Al año siguiente se realizaron las elecciones y Raúl Alfonsín se adjudicó el 51.7% de los votos contra el 40,1% de Italo Argentino Luder.

Todas las noches antes de dormir, imaginaba su vida allá afuera. Le fascinaba verse aunque sea en sus pensamientos, caminando entre la gente por las avenidas, sentarse en la puerta de su casa, o andando en bicicleta, aquella color verde que le había regalado su padre antes de morir. Ese hombre que le había inculcado el interés por la literatura política, el que le obsequiaba a él y a su amigo, todo aquel periódico que encontrara. Sentía la necesidad de sentirse libre, el encierro lo volvía paranoico y ya no aguantaba la soledad, y sin saberlo, ese día había llegado.

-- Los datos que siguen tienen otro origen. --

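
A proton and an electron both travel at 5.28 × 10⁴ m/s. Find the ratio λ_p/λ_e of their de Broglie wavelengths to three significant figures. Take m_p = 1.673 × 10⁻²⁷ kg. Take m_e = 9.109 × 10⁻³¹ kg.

At fixed v, p = mv so λ = h/(mv) ∝ 1/m.
λ_p/λ_e = m_e/m_p = 9.109 × 10⁻³¹/1.673 × 10⁻²⁷ = 5.44 × 10⁻⁴.

λ_p/λ_e = 5.44 × 10⁻⁴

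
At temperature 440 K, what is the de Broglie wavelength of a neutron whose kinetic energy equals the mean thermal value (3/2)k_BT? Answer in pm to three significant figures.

KE = (3/2)k_BT = 1.5 × 1.381 × 10⁻²³ × 440 = 9.115 × 10⁻²¹ J.
p = √(2mKE) = √(2 × 1.675 × 10⁻²⁷ × 9.115 × 10⁻²¹) = 5.526 × 10⁻²⁴ kg·m/s.
λ = h/p = 1.20 × 10⁻¹⁰ m = 120 pm.

λ = 120 pm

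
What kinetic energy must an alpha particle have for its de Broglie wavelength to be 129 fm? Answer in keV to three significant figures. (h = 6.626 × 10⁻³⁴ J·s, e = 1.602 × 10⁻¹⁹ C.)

KE = 12.4 keV

p = h/λ = 6.626 × 10⁻³⁴ / 1.290 × 10⁻¹³ = 5.136 × 10⁻²¹ kg·m/s.
KE = p²/(2m) = (5.136 × 10⁻²¹)² / (2 × 6.645 × 10⁻²⁷) = 1.985 × 10⁻¹⁵ J = 12.4 keV.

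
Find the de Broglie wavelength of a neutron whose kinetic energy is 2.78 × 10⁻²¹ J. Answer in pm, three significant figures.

p = √(2mKE) = √(2 × 1.675 × 10⁻²⁷ × 2.780 × 10⁻²¹) = 3.052 × 10⁻²⁴ kg·m/s.
λ = h/p = 6.626 × 10⁻³⁴ / 3.052 × 10⁻²⁴ = 2.17 × 10⁻¹⁰ m = 217 pm.

λ = 217 pm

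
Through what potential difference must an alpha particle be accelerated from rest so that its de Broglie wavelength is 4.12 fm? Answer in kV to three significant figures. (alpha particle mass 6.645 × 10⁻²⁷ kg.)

V = 6070 kV

p = h/λ = 6.626 × 10⁻³⁴ / 4.120 × 10⁻¹⁵ = 1.608 × 10⁻¹⁹ kg·m/s.
KE = p²/(2m) = 1.946 × 10⁻¹² J.
V = KE/2e = 1.946 × 10⁻¹² / (2 × 1.602 × 10⁻¹⁹) = 6070 kV.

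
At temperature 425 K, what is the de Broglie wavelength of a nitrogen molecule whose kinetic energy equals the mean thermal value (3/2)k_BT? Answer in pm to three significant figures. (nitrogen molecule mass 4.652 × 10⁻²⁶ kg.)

KE = (3/2)k_BT = 1.5 × 1.381 × 10⁻²³ × 425 = 8.804 × 10⁻²¹ J.
p = √(2mKE) = √(2 × 4.652 × 10⁻²⁶ × 8.804 × 10⁻²¹) = 2.862 × 10⁻²³ kg·m/s.
λ = h/p = 2.32 × 10⁻¹¹ m = 23.2 pm.

λ = 23.2 pm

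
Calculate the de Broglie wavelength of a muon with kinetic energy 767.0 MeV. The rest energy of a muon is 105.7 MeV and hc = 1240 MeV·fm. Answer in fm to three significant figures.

Total energy E = KE + m₀c² = 767.0 + 105.7 = 872.7 MeV.
(pc)² = E² − (m₀c²)² = (872.7)² − (105.7)² = 7.504 × 10⁵ MeV², so pc = 866.3 MeV.
λ = hc/(pc) = 1240 MeV·fm / 866.3 MeV = 1.43 fm.

λ = 1.43 fm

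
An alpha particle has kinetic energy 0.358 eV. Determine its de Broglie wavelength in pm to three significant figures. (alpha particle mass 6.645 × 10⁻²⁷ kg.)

λ = 24.0 pm

KE = 0.358 eV = 5.735 × 10⁻²⁰ J.
p = √(2mKE) = √(2 × 6.645 × 10⁻²⁷ × 5.735 × 10⁻²⁰) = 2.761 × 10⁻²³ kg·m/s.
λ = h/p = 6.626 × 10⁻³⁴ / 2.761 × 10⁻²³ = 2.40 × 10⁻¹¹ m = 24.0 pm.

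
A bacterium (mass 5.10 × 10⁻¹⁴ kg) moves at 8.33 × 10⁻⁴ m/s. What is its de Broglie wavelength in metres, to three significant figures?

p = mv = 5.10 × 10⁻¹⁴ × 8.33 × 10⁻⁴ = 4.248 × 10⁻¹⁷ kg·m/s.
λ = h/p = 6.626 × 10⁻³⁴ / 4.248 × 10⁻¹⁷ = 1.56 × 10⁻¹⁷ m.

λ = 1.56 × 10⁻¹⁷ m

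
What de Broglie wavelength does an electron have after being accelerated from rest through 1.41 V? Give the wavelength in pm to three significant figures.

λ = 1030 pm

KE = eV = 1.602 × 10⁻¹⁹ × 1.410 = 2.259 × 10⁻¹⁹ J.
p = √(2mKE) = √(2 × 9.109 × 10⁻³¹ × 2.259 × 10⁻¹⁹) = 6.415 × 10⁻²⁵ kg·m/s.
λ = h/p = 6.626 × 10⁻³⁴ / 6.415 × 10⁻²⁵ = 1.03 × 10⁻⁹ m = 1030 pm.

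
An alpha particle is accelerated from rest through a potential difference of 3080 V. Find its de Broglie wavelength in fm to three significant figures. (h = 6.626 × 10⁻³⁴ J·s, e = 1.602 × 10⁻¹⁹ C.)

λ = 183 fm

KE = 2eV = 2 × 1.602 × 10⁻¹⁹ × 3080 = 9.868 × 10⁻¹⁶ J.
p = √(2mKE) = √(2 × 6.645 × 10⁻²⁷ × 9.868 × 10⁻¹⁶) = 3.621 × 10⁻²¹ kg·m/s.
λ = h/p = 6.626 × 10⁻³⁴ / 3.621 × 10⁻²¹ = 1.83 × 10⁻¹³ m = 183 fm.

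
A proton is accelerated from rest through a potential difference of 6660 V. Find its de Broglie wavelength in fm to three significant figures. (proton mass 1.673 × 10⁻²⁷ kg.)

λ = 351 fm

KE = eV = 1.602 × 10⁻¹⁹ × 6660 = 1.067 × 10⁻¹⁵ J.
p = √(2mKE) = √(2 × 1.673 × 10⁻²⁷ × 1.067 × 10⁻¹⁵) = 1.889 × 10⁻²¹ kg·m/s.
λ = h/p = 6.626 × 10⁻³⁴ / 1.889 × 10⁻²¹ = 3.51 × 10⁻¹³ m = 351 fm.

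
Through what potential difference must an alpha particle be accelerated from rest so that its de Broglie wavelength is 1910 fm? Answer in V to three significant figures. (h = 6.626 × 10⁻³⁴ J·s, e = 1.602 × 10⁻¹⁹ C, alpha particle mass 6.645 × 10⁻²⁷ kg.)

V = 28.3 V

p = h/λ = 6.626 × 10⁻³⁴ / 1.910 × 10⁻¹² = 3.469 × 10⁻²² kg·m/s.
KE = p²/(2m) = 9.055 × 10⁻¹⁸ J.
V = KE/2e = 9.055 × 10⁻¹⁸ / (2 × 1.602 × 10⁻¹⁹) = 28.3 V.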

El 10 de diciembre de 1983, desde el Congreso de la Nación, la radio volvió a transmitir en cadena nacional: “Venimos a exponer a vuestra honorabilidad cuáles son los principales objetivos del gobierno en los diversos terrenos en que debe actuar: la política nacional e internacional, la defensa, la economía, las relaciones laborales, la educación, la salud pública, la justicia, las obras de infraestructura, los servicios públicos y todas las otras cuestiones que reclaman la atención del pueblo, de los gobernantes y de los legisladores. Pero queremos decir, también, que entre todas las áreas habrá un enlace profundo y fundamental: que una savia común alimentará la vida de cada uno de los actos del gobierno democrático que hoy se inicia: la rectitud de los procedimientos. Hay muchos problemas que no podrán solucionarse de inmediato, pero hoy ha terminado la inmoralidad pública. Vamos a hacer un gobierno decente”, así comenzaba su discurso el Presidente Raúl Alfonsín, aquel que le devolvió al país la libertad y la democracia.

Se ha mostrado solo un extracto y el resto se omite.